Tuesday, January 26, 2010

Review: Edge of Darkness (2010)

Edge of Darkness
2010
118 minutes
rated R

by Scott Mendelson

If Martin Campbell's Edge of Darkness were released in the 1970s or even the early 1980s, it would have been accepted as a thriller. But, by today's standards, it qualifies a drama with occasional bursts of violence. Foolishly mis-marketed as a riff on Taken, this film is not a thrill-a-minute action picture but rather a slow and sobering story about crippling grief. Based on a 1985 BBC miniseries (also directed by Campbell and pretty terrific in its own specific way), this project was tailored made for Mel Gibson and he does the material proud. In a season where some of our best talents (Tim Burton, Martin Scorsese, Roman Polanski) have crashed and burned with critical disappointments, Martin Campbell delivered a genuinely compelling B-movie that emphasized character and story over visceral thrills.

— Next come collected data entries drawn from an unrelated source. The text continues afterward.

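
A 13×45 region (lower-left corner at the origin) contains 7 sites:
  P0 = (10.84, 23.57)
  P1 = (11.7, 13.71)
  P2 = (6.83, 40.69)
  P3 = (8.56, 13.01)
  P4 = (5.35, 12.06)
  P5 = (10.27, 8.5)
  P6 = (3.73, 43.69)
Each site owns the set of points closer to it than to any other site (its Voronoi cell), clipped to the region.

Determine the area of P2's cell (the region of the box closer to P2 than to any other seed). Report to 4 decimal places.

1. box [0,13]×[0,45]: [(0, 0) (13, 0) (13, 45) (0, 45)]
2. ⊥bis P2·P0 via (8.835,32.13): [(0, 30.0606) (13, 33.1056) (13, 45) (0, 45)]  |A|=174.42
3. ⊥bis P2·P1 via (9.265,27.2): [(0, 30.0606) (13, 33.1056) (13, 45) (0, 45)]  |A|=174.42
4. ⊥bis P2·P3 via (7.695,26.85): [(0, 30.0606) (13, 33.1056) (13, 45) (0, 45)]  |A|=174.42
5. ⊥bis P2·P4 via (6.09,26.375): [(0, 30.0606) (13, 33.1056) (13, 45) (0, 45)]  |A|=174.42
6. ⊥bis P2·P5 via (8.55,24.595): [(0, 30.0606) (13, 33.1056) (13, 45) (0, 45)]  |A|=174.42
7. ⊥bis P2·P6 via (5.28,42.19): [(0, 36.734) (0, 30.0606) (13, 33.1056) (13, 45) (7.9994, 45)]  |A|=141.3587
8. canonical 5-gon: [(0, 36.734) (0, 30.0606) (13, 33.1056) (13, 45) (7.9994, 45)]
9. shoelace: 141.3587

Area of P2's cell: 141.3587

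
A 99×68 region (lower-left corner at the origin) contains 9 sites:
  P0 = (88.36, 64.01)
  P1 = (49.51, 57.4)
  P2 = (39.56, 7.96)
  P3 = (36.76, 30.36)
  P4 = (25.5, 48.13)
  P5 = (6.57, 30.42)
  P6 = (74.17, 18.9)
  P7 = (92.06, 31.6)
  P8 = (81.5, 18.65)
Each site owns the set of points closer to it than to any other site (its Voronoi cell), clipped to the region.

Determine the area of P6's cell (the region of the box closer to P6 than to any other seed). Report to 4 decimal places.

Area of P6's cell: 795.4617

1. box [0,99]×[0,68]: [(0, 0) (99, 0) (99, 68) (0, 68)]
2. ⊥bis P6·P0 via (81.265,41.455): [(0, 67.0181) (0, 0) (99, 0) (99, 35.8762)]  |A|=5093.2667
3. ⊥bis P6·P1 via (61.84,38.15): [(71.6982, 44.4644) (2.279, 0) (99, 0) (99, 35.8762)]  |A|=2640.0623
4. ⊥bis P6·P2 via (56.865,13.43): [(71.6982, 44.4644) (51.2045, 31.3377) (61.1101, 0) (99, 0) (99, 35.8762)]  |A|=1718.2444
5. ⊥bis P6·P3 via (55.465,24.63): [(71.6982, 44.4644) (59.0615, 36.3703) (54.4117, 21.1915) (61.1101, 0) (99, 0) (99, 35.8762)]  |A|=1670.3146
6. ⊥bis P6·P4 via (49.835,33.515): [(71.6982, 44.4644) (59.0615, 36.3703) (54.4117, 21.1915) (61.1101, 0) (99, 0) (99, 35.8762)]  |A|=1670.3146
7. ⊥bis P6·P5 via (40.37,24.66): [(71.6982, 44.4644) (59.0615, 36.3703) (54.4117, 21.1915) (61.1101, 0) (99, 0) (99, 35.8762)]  |A|=1670.3146
8. ⊥bis P6·P7 via (83.115,25.25): [(70.1698, 43.4854) (59.0615, 36.3703) (54.4117, 21.1915) (61.1101, 0) (99, 0) (99, 2.8734)]  |A|=1174.6492
9. ⊥bis P6·P8 via (77.835,18.775): [(78.2878, 32.0499) (70.1698, 43.4854) (59.0615, 36.3703) (54.4117, 21.1915) (61.1101, 0) (77.1947, 0)]  |A|=795.4617
10. canonical 6-gon: [(78.2878, 32.0499) (70.1698, 43.4854) (59.0615, 36.3703) (54.4117, 21.1915) (61.1101, 0) (77.1947, 0)]
11. shoelace: 795.4617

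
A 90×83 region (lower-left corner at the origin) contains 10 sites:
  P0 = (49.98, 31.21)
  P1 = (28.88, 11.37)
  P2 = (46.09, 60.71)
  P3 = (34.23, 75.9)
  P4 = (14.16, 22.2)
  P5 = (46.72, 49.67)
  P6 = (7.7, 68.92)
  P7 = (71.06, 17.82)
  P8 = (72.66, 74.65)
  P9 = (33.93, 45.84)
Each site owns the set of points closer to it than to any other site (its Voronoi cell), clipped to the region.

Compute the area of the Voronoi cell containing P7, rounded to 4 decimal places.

1. box [0,90]×[0,83]: [(0, 0) (90, 0) (90, 83) (0, 83)]
2. ⊥bis P7·P0 via (60.52,24.515): [(44.9481, 0) (90, 0) (90, 70.9256)]  |A|=1597.6676
3. ⊥bis P7·P1 via (49.97,14.595): [(50.7944, 9.2039) (52.2018, 0) (90, 0) (90, 70.9256)]  |A|=1564.2865
4. ⊥bis P7·P2 via (58.575,39.265): [(76.5285, 49.7173) (50.7944, 9.2039) (52.2018, 0) (90, 0) (90, 57.5602)]  |A|=1474.2602
5. ⊥bis P7·P3 via (52.645,46.86): [(76.5285, 49.7173) (50.7944, 9.2039) (52.2018, 0) (90, 0) (90, 57.5602)]  |A|=1474.2602
6. ⊥bis P7·P4 via (42.61,20.01): [(76.5285, 49.7173) (50.7944, 9.2039) (52.2018, 0) (90, 0) (90, 57.5602)]  |A|=1474.2602
7. ⊥bis P7·P5 via (58.89,33.745): [(73.4513, 44.8728) (50.7944, 9.2039) (52.2018, 0) (90, 0) (90, 57.5195)]  |A|=1453.3592
8. ⊥bis P7·P6 via (39.38,43.37): [(73.4513, 44.8728) (50.7944, 9.2039) (52.2018, 0) (90, 0) (90, 57.5195)]  |A|=1453.3592
9. ⊥bis P7·P8 via (71.86,46.235): [(75.1139, 46.1434) (73.4513, 44.8728) (50.7944, 9.2039) (52.2018, 0) (90, 0) (90, 45.7243)]  |A|=1365.5667
10. ⊥bis P7·P9 via (52.495,31.83): [(75.1139, 46.1434) (73.4513, 44.8728) (50.7944, 9.2039) (52.2018, 0) (90, 0) (90, 45.7243)]  |A|=1365.5667
11. canonical 6-gon: [(75.1139, 46.1434) (73.4513, 44.8728) (50.7944, 9.2039) (52.2018, 0) (90, 0) (90, 45.7243)]
12. shoelace: 1365.5667

Area of P7's cell: 1365.5667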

A token amount of plot: The film basically concerns Boston cop Thomas Craven (Mel Gibson), who sets out to investigate why his adult daughter (Bojana Novakovic) was shotgunned to death on his doorstep in front of his eyes. While the initial working theory is that the murder represents payback for something Craven did in the line of duty, the emotionally-crippled detective soon realizes that his daughter may have been the target all along. Craven receives some unexpected assistance from Darius Jedburgh (Ray Winstone), a mysterious 'fix-it' man who is apparently having second thoughts about doing bosses' dirty work. Needless to say, the trail eventually leads to a shadowy corporation and its high-level misdeeds. Will Craven uncover just why his daughter was murdered, and what will it cost him in the process?

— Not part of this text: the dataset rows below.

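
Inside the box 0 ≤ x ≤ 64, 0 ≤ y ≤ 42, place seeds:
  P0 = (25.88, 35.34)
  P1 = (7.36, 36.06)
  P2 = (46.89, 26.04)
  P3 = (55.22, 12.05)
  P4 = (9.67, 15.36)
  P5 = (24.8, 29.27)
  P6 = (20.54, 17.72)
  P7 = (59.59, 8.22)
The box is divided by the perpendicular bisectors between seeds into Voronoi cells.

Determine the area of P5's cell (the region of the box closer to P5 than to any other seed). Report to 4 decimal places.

Area of P5's cell: 198.2803

1. box [0,64]×[0,42]: [(0, 0) (64, 0) (64, 42) (0, 42)]
2. ⊥bis P5·P0 via (25.34,32.305): [(0, 36.8136) (0, 0) (64, 0) (64, 25.4264)]  |A|=1991.6816
3. ⊥bis P5·P1 via (16.08,32.665): [(16.5488, 33.8692) (3.3624, 0) (64, 0) (64, 25.4264)]  |A|=1630.1303
4. ⊥bis P5·P2 via (35.845,27.655): [(36.2413, 30.3654) (16.5488, 33.8692) (3.3624, 0) (31.8013, 0)]  |A|=788.3646
5. ⊥bis P5·P3 via (40.01,20.66): [(33.0155, 8.3038) (36.2413, 30.3654) (16.5488, 33.8692) (3.3624, 0) (28.3149, 0)]  |A|=773.8894
6. ⊥bis P5·P4 via (17.235,22.315): [(31.9107, 6.3522) (33.0155, 8.3038) (36.2413, 30.3654) (16.5488, 33.8692) (13.5928, 26.2767)]  |A|=352.0538
7. ⊥bis P5·P6 via (22.67,23.495): [(34.5937, 19.0972) (36.2413, 30.3654) (16.5488, 33.8692) (13.7856, 26.7718)]  |A|=198.2803
8. ⊥bis P5·P7 via (42.195,18.745): [(34.5937, 19.0972) (36.2413, 30.3654) (16.5488, 33.8692) (13.7856, 26.7718)]  |A|=198.2803
9. canonical 4-gon: [(34.5937, 19.0972) (36.2413, 30.3654) (16.5488, 33.8692) (13.7856, 26.7718)]
10. shoelace: 198.2803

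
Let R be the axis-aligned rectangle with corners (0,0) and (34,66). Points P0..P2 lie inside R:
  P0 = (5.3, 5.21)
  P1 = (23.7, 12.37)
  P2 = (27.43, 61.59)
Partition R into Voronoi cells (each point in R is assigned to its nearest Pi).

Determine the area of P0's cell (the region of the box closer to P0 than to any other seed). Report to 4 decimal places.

Area of P0's cell: 403.7312

1. box [0,34]×[0,66]: [(0, 0) (34, 0) (34, 66) (0, 66)]
2. ⊥bis P0·P1 via (14.5,8.79): [(0, 46.0526) (0, 0) (17.9205, 0)]  |A|=412.6415
3. ⊥bis P0·P2 via (16.365,33.4): [(2.8609, 38.7006) (0, 39.8235) (0, 0) (17.9205, 0)]  |A|=403.7312
4. canonical 4-gon: [(2.8609, 38.7006) (0, 39.8235) (0, 0) (17.9205, 0)]
5. shoelace: 403.7312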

The film may not reinvent the wheel, but it is a deliberate and pleasing throwback that takes its plot seriously and allows everyone to act like adults at all times. The intermittent violence packs a wallop because it is taken very seriously and viewed in terms of human loss (even the bad guys complain about collateral damage). At the center of the somewhat run-of-the-mill conspiracy plot are two fantastic performances. Returning to onscreen acting after an eight-year absence, Mel Gibson obviously dominates the proceedings as low-key Boston cop Thomas Craven. The usually flashy Gibson internalizes Craven's mourning, letting you see his despair in his eyes rather than through overt monologue. Furthermore, Gibson remains one of the few male actors who can convincingly play a loving parent without laying on the schmaltz. Winstone has the slightly showier role (no one chews scenery here) as a seemingly decent man who has never really given enough thought to the indecent things he has done in his career. Veteran character actor Jay O. Sanders again plays a cop, but even he is given a heartbreaking moment where he must choose between helping his partner and protecting his family. And while Danny Huston threatens to become mustache-twirlingly devious as one of the heads of 'not-Haliburton', the invaluable Denis O'Hare grounds the backroom treachery and brings a welcome humanity to the 'bad guys'.

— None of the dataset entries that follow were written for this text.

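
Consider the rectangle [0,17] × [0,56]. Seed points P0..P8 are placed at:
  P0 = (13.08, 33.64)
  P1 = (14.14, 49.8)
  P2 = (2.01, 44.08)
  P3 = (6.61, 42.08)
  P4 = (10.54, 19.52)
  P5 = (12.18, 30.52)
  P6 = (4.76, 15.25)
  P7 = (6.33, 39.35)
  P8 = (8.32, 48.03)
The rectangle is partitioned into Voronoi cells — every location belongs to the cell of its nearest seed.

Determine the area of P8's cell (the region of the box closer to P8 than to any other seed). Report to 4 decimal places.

Area of P8's cell: 94.1088

1. box [0,17]×[0,56]: [(0, 0) (17, 0) (17, 56) (0, 56)]
2. ⊥bis P8·P0 via (10.7,40.835): [(0, 37.2956) (17, 42.9189) (17, 56) (0, 56)]  |A|=270.1764
3. ⊥bis P8·P1 via (11.23,48.915): [(0, 37.2956) (13.4143, 41.7328) (9.0753, 56) (0, 56)]  |A|=190.1922
4. ⊥bis P8·P2 via (5.165,46.055): [(0, 54.3059) (8.8216, 40.2137) (13.4143, 41.7328) (9.0753, 56) (0, 56)]  |A|=115.1628
5. ⊥bis P8·P3 via (7.465,45.055): [(0, 54.3059) (5.4238, 45.6416) (12.8769, 43.4996) (9.0753, 56) (0, 56)]  |A|=94.1088
6. ⊥bis P8·P4 via (9.43,33.775): [(0, 54.3059) (5.4238, 45.6416) (12.8769, 43.4996) (9.0753, 56) (0, 56)]  |A|=94.1088
7. ⊥bis P8·P5 via (10.25,39.275): [(0, 54.3059) (5.4238, 45.6416) (12.8769, 43.4996) (9.0753, 56) (0, 56)]  |A|=94.1088
8. ⊥bis P8·P6 via (6.54,31.64): [(0, 54.3059) (5.4238, 45.6416) (12.8769, 43.4996) (9.0753, 56) (0, 56)]  |A|=94.1088
9. ⊥bis P8·P7 via (7.325,43.69): [(0, 54.3059) (5.4238, 45.6416) (12.8769, 43.4996) (9.0753, 56) (0, 56)]  |A|=94.1088
10. canonical 5-gon: [(0, 54.3059) (5.4238, 45.6416) (12.8769, 43.4996) (9.0753, 56) (0, 56)]
11. shoelace: 94.1088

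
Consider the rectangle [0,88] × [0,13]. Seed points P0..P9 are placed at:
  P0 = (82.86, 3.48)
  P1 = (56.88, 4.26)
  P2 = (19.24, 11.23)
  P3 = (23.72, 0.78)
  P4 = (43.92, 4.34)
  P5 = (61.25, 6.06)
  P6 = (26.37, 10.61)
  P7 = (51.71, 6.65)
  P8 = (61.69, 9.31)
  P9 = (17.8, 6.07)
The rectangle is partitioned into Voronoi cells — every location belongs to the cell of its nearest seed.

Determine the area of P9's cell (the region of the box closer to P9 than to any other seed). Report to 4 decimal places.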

Martin Campbell again proves that he makes pictures for adults with adult sensibilities. The film is refreshingly R-rated, both for the occasional bits of blood-stained violence and for the fact that it is a genuine adult thriller. The action finale feels tacked-on, and there are signs of behind-the-scenes tinkering with just a few moments of gratuitous 'action', but the film works as an engaging and emotionally-compelling drama. In an age where every big-studio picture is either a tentpole fantasy epic or a low-budget Oscar bait project, Edge of Darkness is a refreshingly old-fashioned star-driven genre picture. In the end, it's just a damn good movie.